Deficit Trends Show Slower Borrowing
One chart tracks cumulative monthly federal budget deficits from February to September and compares 2025 figures with the same period in 2024. The visual suggests smaller deficits across nearly every month of Trump's second term than during President Joe Biden's final year.
Although the graphic does not provide precise pound-for-pound breakdowns, the consistent gap between the two years indicates reduced government borrowing under the current administration.
White House officials have pointed to spending restraint and tighter fiscal controls as the main drivers behind the slower rate of debt accumulation, describing the shift as equating to hundreds of billions of dollars in savings, broadly equivalent to tens of billions of pounds based on current exchange rates.

Consumer Spending Exceeds Inflation
Another chart focuses on real discretionary consumer spending, adjusted for inflation, from early 2023 through July 2025. The graphic shows total spending rising from just under $11 trillion (approximately £8.6 trillion) at the beginning of 2023 to around $11.85 trillion (roughly £9.3 trillion) by mid-2025.
The steady upward trend appears to persist into Trump's second term, suggesting consumer purchasing power is continuing to improve despite the higher price environment experienced over the past two years. Administration officials say the figures reflect easing inflation pressures, strong employment levels and growing disposable incomes.
Economists caution that while inflation has moderated, its effects remain uneven across sectors and interest rate policy continues to weigh on household budgets, particularly around housing, borrowing and energy costs.

Manufacturing Production Rebounds
Manufacturing data shows one of the clearest turnarounds. Output growth remained negative through much of late 2023 and 2024, reaching a low of minus 1.4 per cent in the fourth quarter of last year.
In 2025, however, manufacturing performance improved sharply, with 3.5 per cent growth recorded in the first quarter followed by a further 2.4 per cent expansion in the second.
The administration links the rebound to trade reforms, domestic supply-chain incentives and regulatory rollbacks designed to make US production more competitive and encourage firms to re-shore manufacturing operations.

Capital Spending Accelerates
Business investment trends also improved sharply. Real private non-residential capital spending rose at an annualised rate of 8.4 per cent in the first half of 2025, compared with growth of around 3.7 per cent during the 2023–2024 period.
The chart reflects increased spending on machinery, equipment, factory construction and technology upgrades. Analysts view this as a sign of renewed corporate confidence driven by changes to tax rules, regulatory frameworks and energy policy that have lowered operating costs for domestic firms.

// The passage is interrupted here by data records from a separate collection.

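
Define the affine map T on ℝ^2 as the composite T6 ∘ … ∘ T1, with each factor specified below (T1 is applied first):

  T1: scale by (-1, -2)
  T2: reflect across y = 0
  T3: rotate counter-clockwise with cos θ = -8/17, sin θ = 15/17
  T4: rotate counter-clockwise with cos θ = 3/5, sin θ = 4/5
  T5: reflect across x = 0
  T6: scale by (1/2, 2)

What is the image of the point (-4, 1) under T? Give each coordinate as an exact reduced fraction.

T1 scale by (-1, -2): (-4, 1) → (4, -2)
T2 reflect across y = 0: (4, -2) → (4, 2)
T3 rotate counter-clockwise with cos θ = -8/17, sin θ = 15/17: (4, 2) → (-62/17, 44/17)
T4 rotate counter-clockwise with cos θ = 3/5, sin θ = 4/5: (-62/17, 44/17) → (-362/85, -116/85)
T5 reflect across x = 0: (-362/85, -116/85) → (362/85, -116/85)
T6 scale by (1/2, 2): (362/85, -116/85) → (181/85, -232/85)

T(p) = (181/85, -232/85)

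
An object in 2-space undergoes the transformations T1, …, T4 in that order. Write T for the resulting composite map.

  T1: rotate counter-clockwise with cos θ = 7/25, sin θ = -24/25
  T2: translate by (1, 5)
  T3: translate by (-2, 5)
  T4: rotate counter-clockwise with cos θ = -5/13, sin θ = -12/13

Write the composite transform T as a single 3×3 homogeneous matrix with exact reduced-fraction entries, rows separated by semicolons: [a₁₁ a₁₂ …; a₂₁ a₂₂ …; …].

T = [-323/325 -36/325 125/13; 36/325 -323/325 -38/13; 0 0 1]

T1 = [7/25 24/25 0; -24/25 7/25 0; 0 0 1]
T2·T1 = [7/25 24/25 1; -24/25 7/25 5; 0 0 1]
T3·…·T1 = [7/25 24/25 -1; -24/25 7/25 10; 0 0 1]
T4·…·T1 = [-323/325 -36/325 125/13; 36/325 -323/325 -38/13; 0 0 1]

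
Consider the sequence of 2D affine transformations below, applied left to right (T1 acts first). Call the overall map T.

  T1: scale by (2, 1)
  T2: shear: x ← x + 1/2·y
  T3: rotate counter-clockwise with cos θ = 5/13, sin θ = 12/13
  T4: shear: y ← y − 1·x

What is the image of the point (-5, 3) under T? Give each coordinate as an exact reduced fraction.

T1 scale by (2, 1): (-5, 3) → (-10, 3)
T2 shear: x ← x + 1/2·y: (-10, 3) → (-17/2, 3)
T3 rotate counter-clockwise with cos θ = 5/13, sin θ = 12/13: (-17/2, 3) → (-157/26, -87/13)
T4 shear: y ← y − 1·x: (-157/26, -87/13) → (-157/26, -17/26)

T(p) = (-157/26, -17/26)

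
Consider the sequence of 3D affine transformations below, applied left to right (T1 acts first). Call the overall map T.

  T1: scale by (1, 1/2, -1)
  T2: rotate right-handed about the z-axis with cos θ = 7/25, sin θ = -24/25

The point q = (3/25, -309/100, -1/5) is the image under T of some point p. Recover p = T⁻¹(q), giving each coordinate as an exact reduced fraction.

T1 = [1 0 0 0; 0 1/2 0 0; 0 0 -1 0; 0 0 0 1]
T2·T1 = [7/25 12/25 0 0; -24/25 7/50 0 0; 0 0 -1 0; 0 0 0 1]
det M = -1/2; M⁻¹ = [7/25 -24/25 0 0; 48/25 14/25 0 0; 0 0 -1 0; 0 0 0 1]
M⁻¹ · (3/25, -309/100, -1/5)ᵀ = (3, -3/2, 1/5)ᵀ

p = (3, -3/2, 1/5)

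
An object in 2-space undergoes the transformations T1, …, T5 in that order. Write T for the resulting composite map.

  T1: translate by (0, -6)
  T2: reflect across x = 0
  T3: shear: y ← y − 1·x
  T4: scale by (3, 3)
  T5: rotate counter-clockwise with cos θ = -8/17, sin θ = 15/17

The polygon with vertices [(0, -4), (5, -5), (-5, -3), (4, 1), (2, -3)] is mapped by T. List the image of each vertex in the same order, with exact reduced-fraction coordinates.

T1 translate by (0, -6): (0, -4) → (0, -10); (5, -5) → (5, -11); (-5, -3) → (-5, -9); (4, 1) → (4, -5); (2, -3) → (2, -9)
T2 reflect across x = 0: (0, -10) → (0, -10); (5, -11) → (-5, -11); (-5, -9) → (5, -9); (4, -5) → (-4, -5); (2, -9) → (-2, -9)
T3 shear: y ← y − 1·x: (0, -10) → (0, -10); (-5, -11) → (-5, -6); (5, -9) → (5, -14); (-4, -5) → (-4, -1); (-2, -9) → (-2, -7)
T4 scale by (3, 3): (0, -10) → (0, -30); (-5, -6) → (-15, -18); (5, -14) → (15, -42); (-4, -1) → (-12, -3); (-2, -7) → (-6, -21)
T5 rotate counter-clockwise with cos θ = -8/17, sin θ = 15/17: (0, -30) → (450/17, 240/17); (-15, -18) → (390/17, -81/17); (15, -42) → (30, 33); (-12, -3) → (141/17, -156/17); (-6, -21) → (363/17, 78/17)

image vertices: (450/17, 240/17), (390/17, -81/17), (30, 33), (141/17, -156/17), (363/17, 78/17)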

Real Wages Begin To Recover
A further graphic highlights real wage trends. Workers are estimated to have experienced a cumulative decline of roughly $2,909 per employee (about £2,285) under the Biden administration as inflation eroded earnings growth.
Since Trump returned to office, real wages are shown rising at an annualised pace equivalent to $1,151 per worker (around £900). A pie-chart breakdown suggests that approximately 40 per cent of the purchasing power lost during the previous administration has already been recovered, with a further $1,758 (roughly £1,380) still to be regained.
Supporters argue this marks a tangible improvement in workers' financial position following several years of wage stagnation.

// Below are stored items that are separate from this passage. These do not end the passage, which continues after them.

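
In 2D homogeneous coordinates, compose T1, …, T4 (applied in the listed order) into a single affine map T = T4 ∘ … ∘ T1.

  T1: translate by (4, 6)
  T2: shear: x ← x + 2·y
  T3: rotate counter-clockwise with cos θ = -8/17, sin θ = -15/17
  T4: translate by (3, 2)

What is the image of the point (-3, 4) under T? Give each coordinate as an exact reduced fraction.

T(p) = (33/17, -361/17)

T1 translate by (4, 6): (-3, 4) → (1, 10)
T2 shear: x ← x + 2·y: (1, 10) → (21, 10)
T3 rotate counter-clockwise with cos θ = -8/17, sin θ = -15/17: (21, 10) → (-18/17, -395/17)
T4 translate by (3, 2): (-18/17, -395/17) → (33/17, -361/17)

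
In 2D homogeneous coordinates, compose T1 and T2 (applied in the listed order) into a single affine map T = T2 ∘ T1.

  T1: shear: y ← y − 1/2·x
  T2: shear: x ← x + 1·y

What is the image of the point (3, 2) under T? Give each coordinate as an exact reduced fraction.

T(p) = (7/2, 1/2)

T1 shear: y ← y − 1/2·x: (3, 2) → (3, 1/2)
T2 shear: x ← x + 1·y: (3, 1/2) → (7/2, 1/2)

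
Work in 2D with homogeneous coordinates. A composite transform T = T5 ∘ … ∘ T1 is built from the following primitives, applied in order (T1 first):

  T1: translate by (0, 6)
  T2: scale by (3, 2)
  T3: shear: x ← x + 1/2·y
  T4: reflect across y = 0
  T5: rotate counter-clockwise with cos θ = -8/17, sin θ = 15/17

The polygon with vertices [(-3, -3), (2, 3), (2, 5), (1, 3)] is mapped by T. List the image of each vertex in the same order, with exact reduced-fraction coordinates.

T1 translate by (0, 6): (-3, -3) → (-3, 3); (2, 3) → (2, 9); (2, 5) → (2, 11); (1, 3) → (1, 9)
T2 scale by (3, 2): (-3, 3) → (-9, 6); (2, 9) → (6, 18); (2, 11) → (6, 22); (1, 9) → (3, 18)
T3 shear: x ← x + 1/2·y: (-9, 6) → (-6, 6); (6, 18) → (15, 18); (6, 22) → (17, 22); (3, 18) → (12, 18)
T4 reflect across y = 0: (-6, 6) → (-6, -6); (15, 18) → (15, -18); (17, 22) → (17, -22); (12, 18) → (12, -18)
T5 rotate counter-clockwise with cos θ = -8/17, sin θ = 15/17: (-6, -6) → (138/17, -42/17); (15, -18) → (150/17, 369/17); (17, -22) → (194/17, 431/17); (12, -18) → (174/17, 324/17)

image vertices: (138/17, -42/17), (150/17, 369/17), (194/17, 431/17), (174/17, 324/17)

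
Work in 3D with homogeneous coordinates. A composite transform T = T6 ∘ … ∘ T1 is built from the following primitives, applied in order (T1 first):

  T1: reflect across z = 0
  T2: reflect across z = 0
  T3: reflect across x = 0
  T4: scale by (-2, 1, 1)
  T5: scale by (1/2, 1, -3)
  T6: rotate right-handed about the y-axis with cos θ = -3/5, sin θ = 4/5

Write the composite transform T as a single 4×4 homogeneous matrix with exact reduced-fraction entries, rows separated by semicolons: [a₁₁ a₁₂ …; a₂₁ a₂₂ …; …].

T1 = [1 0 0 0; 0 1 0 0; 0 0 -1 0; 0 0 0 1]
T2·T1 = [1 0 0 0; 0 1 0 0; 0 0 1 0; 0 0 0 1]
T3·…·T1 = [-1 0 0 0; 0 1 0 0; 0 0 1 0; 0 0 0 1]
T4·…·T1 = [2 0 0 0; 0 1 0 0; 0 0 1 0; 0 0 0 1]
T5·…·T1 = [1 0 0 0; 0 1 0 0; 0 0 -3 0; 0 0 0 1]
T6·…·T1 = [-3/5 0 -12/5 0; 0 1 0 0; -4/5 0 9/5 0; 0 0 0 1]

T = [-3/5 0 -12/5 0; 0 1 0 0; -4/5 0 9/5 0; 0 0 0 1]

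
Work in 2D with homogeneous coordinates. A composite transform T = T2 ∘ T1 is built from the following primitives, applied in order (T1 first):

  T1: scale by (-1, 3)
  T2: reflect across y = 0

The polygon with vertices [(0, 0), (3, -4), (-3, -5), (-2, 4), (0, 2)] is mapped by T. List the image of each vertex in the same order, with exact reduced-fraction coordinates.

image vertices: (0, 0), (-3, 12), (3, 15), (2, -12), (0, -6)

T1 scale by (-1, 3): (0, 0) → (0, 0); (3, -4) → (-3, -12); (-3, -5) → (3, -15); (-2, 4) → (2, 12); (0, 2) → (0, 6)
T2 reflect across y = 0: (0, 0) → (0, 0); (-3, -12) → (-3, 12); (3, -15) → (3, 15); (2, 12) → (2, -12); (0, 6) → (0, -6)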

Political Messaging Intensifies
Trump framed the charts as evidence that his economic programme is delivering early results. Democratic critics counter that some of the positive trends reflect broader economic momentum building during the recovery from the pandemic and should not be attributed solely to recent policy changes.
Independent economists have warned that sustaining deficit reduction and wage growth will depend on global energy markets, interest rates and consumer confidence, all of which remain sensitive to geopolitical developments and monetary policy shifts.
Nevertheless, the early data on spending, manufacturing output and business investment has fostered optimism within corporate circles and among Republican lawmakers as fiscal debates intensify ahead of upcoming budget negotiations.
With additional plans on taxation, energy production and federal spending reform expected to move forward, the White House is likely to continue positioning the economy as a central pillar of its policy agenda throughout 2025.